16 April 2008|
Do You Qualify for Food Stamps?
It seems the government just can't wait to give away your money
By Joe Holmes
I was driving home the other day and heard a very interest radio advertisement. I may qualify for food stamps and the United States government wants to help me in this pursuit. Do I have a job? If I do, it is no problem, according to this recent radio spot. Call and talk to someone today!
Am I the only one who finds this a little absurd? It is estimated that within the year a record 28 million citizens will be on food stamps. This is nearly 1 in 10 Americans. Some states such as West Virginia and Michigan boast rates as high as one in six citizens on food stamps. The U.S. government spends roughly $3 billion dollars a month on this federal program. And where do at least some of these resources go? Towards advertising and bringing in new recipients.
According to the ad, I no longer have to hang my head in shame when using food stamps. No, I can get a check card with upwards of $500 a month for a family of four on it and I can use it discreetly. No one ever has to know that I am on food stamps, not even the checker at my local grocery store. Is there a maximum time-period that I can receive food stamps? Of course not!
Go to the United States Department of Agriculture website and they proudly advertise that the food stamp program is working. In 2005, sixty-five percent of those eligible for foods stamps participated in the program, up from just sixty-one percent in 2004 and fifty-four percent in 2001. Four consecutive years of proud growth to the United States’ food stamp program.
The Food Stamp program was designed to give struggling families access to healthy foods. But the perverse result has been that some subgroups, such as non-elderly women, are more likely to be obese as a result of extended food stamp usage. At a time where the federal government has declared war on obesity, it is quite ironic that participation in the food stamp program may actually increase unhealthy eating habits and weight gain.

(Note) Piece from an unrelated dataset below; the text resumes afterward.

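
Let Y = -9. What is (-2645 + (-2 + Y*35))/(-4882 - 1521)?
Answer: 2962/6403 ≈ 0.46260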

Even if you are a supporter of food stamps for underprivileged children and families, can you really support taxpayer money being spent on trying to court new participants into the food stamp program? The ad was clearly targeted toward working singles…are these the people who food stamps were designed to help? With the deficit rising and our national debt skyrocketing, is this the time for the government to place television and radio ads to encourage food stamp usage and assuage fears of being stigmatized for using food stamps? At some point, we will have to address these issues and I don’t see how we can continue down this current path.